With a Ghanian background through his parents and formative years spent playing basketball and soccer, Amartey concedes his football pedigree is a little different to others in the Swans setup.

He was a Western Bulldogs fan growing up but not necessarily a bonafide 'footy head'. The lustre of the MCG however, where he'll take on the Hawks today, isn't lost on him.

Joel Amartey in action during the round 18 match between Sydney and Western Bulldogs at the SCG, July 13, 2023. Picture: AFL Photos

"I went to a couple of games growing up and watched the Doggies at the 'G but I didn't have too much of a sentimental background, but when you step in it even before a captain's run it's different to any other ground. The size and colosseum shape, you can feel the aura, that's for sure.”

And the belief is growing inside Amartey that he can take charge of a big game in footy's grandest arena.

"You've got to have that bit of swagger and confidence every time you step on the field. Sometimes it just comes down to kicking straight and taking your opportunities which might only happen once or twice a season in those big games.

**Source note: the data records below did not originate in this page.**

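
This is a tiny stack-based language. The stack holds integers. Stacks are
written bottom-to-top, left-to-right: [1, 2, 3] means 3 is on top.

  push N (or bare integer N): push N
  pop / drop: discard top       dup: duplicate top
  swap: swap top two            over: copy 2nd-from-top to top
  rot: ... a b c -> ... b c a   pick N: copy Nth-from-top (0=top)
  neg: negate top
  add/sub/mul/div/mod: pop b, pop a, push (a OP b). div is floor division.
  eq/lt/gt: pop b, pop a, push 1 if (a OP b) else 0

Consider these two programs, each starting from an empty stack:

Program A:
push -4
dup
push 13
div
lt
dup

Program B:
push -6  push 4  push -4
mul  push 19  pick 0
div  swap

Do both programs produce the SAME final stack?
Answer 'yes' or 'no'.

Program A trace:
  After 'push -4': [-4]
  After 'dup': [-4, -4]
  After 'push 13': [-4, -4, 13]
  After 'div': [-4, -1]
  After 'lt': [1]
  After 'dup': [1, 1]
Program A final stack: [1, 1]

Program B trace:
  After 'push -6': [-6]
  After 'push 4': [-6, 4]
  After 'push -4': [-6, 4, -4]
  After 'mul': [-6, -16]
  After 'push 19': [-6, -16, 19]
  After 'pick 0': [-6, -16, 19, 19]
  After 'div': [-6, -16, 1]
  After 'swap': [-6, 1, -16]
Program B final stack: [-6, 1, -16]
Same: no

Answer: no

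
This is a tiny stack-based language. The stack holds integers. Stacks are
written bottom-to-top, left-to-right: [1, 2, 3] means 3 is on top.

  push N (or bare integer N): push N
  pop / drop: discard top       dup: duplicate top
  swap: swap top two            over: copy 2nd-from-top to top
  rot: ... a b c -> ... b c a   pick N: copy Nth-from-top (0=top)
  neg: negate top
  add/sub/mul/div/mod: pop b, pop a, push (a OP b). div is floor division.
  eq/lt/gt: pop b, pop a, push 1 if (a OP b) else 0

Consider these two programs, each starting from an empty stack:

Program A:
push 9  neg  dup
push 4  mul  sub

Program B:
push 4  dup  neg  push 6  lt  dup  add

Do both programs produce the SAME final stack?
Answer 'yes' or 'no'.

Answer: no

Derivation:
Program A trace:
  After 'push 9': [9]
  After 'neg': [-9]
  After 'dup': [-9, -9]
  After 'push 4': [-9, -9, 4]
  After 'mul': [-9, -36]
  After 'sub': [27]
Program A final stack: [27]

Program B trace:
  After 'push 4': [4]
  After 'dup': [4, 4]
  After 'neg': [4, -4]
  After 'push 6': [4, -4, 6]
  After 'lt': [4, 1]
  After 'dup': [4, 1, 1]
  After 'add': [4, 2]
Program B final stack: [4, 2]
Same: no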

"I'm pretty happy though if I'm just providing a physical presence and doing what the boys need me to do in that time, and then the reward for that inside the four walls comes graciously," he said.


"A good example of that is James Rowbottom, playing his 100th this week. He's starting to get that outside recognition, but inside the four walls there's no player who is trusted more than himself."

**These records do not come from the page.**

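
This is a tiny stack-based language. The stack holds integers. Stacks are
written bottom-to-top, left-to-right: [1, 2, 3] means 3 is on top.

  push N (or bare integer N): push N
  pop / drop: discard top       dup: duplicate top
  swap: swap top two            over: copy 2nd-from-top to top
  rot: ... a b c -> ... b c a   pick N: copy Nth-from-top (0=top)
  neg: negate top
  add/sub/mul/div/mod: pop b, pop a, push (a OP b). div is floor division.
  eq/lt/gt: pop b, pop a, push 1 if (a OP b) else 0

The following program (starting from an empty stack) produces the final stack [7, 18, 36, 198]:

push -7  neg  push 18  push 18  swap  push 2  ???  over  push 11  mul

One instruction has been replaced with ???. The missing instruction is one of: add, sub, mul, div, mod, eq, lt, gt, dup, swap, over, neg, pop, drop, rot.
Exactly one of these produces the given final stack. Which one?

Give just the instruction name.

Answer: mul

Derivation:
Stack before ???: [7, 18, 18, 2]
Stack after ???:  [7, 18, 36]
The instruction that transforms [7, 18, 18, 2] -> [7, 18, 36] is: mul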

Along with Rowbottom's milestone, Amartey will also be celebrating his school teammate at Mentone Grammar and former roommate in Sydney in Oli Florent's 100th consecutive game today.

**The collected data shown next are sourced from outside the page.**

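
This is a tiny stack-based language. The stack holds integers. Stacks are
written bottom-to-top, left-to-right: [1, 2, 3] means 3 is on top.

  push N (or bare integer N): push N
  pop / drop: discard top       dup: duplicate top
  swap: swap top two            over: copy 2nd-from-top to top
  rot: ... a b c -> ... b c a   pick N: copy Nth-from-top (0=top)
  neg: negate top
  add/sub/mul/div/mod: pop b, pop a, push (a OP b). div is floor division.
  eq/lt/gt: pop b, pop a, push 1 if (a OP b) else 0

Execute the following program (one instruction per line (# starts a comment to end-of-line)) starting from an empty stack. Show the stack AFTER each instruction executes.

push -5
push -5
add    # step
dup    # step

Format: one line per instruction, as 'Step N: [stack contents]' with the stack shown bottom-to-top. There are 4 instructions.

Step 1: [-5]
Step 2: [-5, -5]
Step 3: [-10]
Step 4: [-10, -10]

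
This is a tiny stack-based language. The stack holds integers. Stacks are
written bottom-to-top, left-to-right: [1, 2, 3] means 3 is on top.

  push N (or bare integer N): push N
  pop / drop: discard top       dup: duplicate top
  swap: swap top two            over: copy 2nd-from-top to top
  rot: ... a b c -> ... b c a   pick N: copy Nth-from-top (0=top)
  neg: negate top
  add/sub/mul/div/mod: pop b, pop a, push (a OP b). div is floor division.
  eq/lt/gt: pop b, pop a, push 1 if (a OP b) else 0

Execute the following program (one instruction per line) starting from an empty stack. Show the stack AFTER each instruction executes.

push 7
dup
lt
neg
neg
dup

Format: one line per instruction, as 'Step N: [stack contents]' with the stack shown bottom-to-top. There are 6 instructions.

Step 1: [7]
Step 2: [7, 7]
Step 3: [0]
Step 4: [0]
Step 5: [0]
Step 6: [0, 0]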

Amartey may still be a fair way off bringing up three figures himself and present a languid disposition at times to those on the outside, but is not afraid to voice his thoughts in the Swans' inner sanctum.

"You want to earn your stripes before you say too much, but the group we've got, we're all from interstate besides four or five of us, so you become best friends pretty quick, so it's easy to say what you want and think without being judged negatively," he said.

Joel Amartey celebrates with fans after the round one match between Collingwood and Sydney at the MCG, March 15, 2024. Picture: AFL Photos

"The whole squad is really comfortable with everyone's voice. There's no hierarchy system or anything like that. Everyone sees the game differently of course, but everyone's heard and everyone feels pretty comfortable saying what they think."

The voice of coach John Longmire clearly reigns above all others at the club though, and his call for Amartey is simply to maintain the consistency he's shown across the last four weeks.

"He's big and strong and hits the contest hard and that's what we need from him, the other stuff is the bonus," Longmire said.

"He's got pretty good footwork for a big fella and he's got great speed. We need to make sure our players are consistent in their approach and Joel's no different."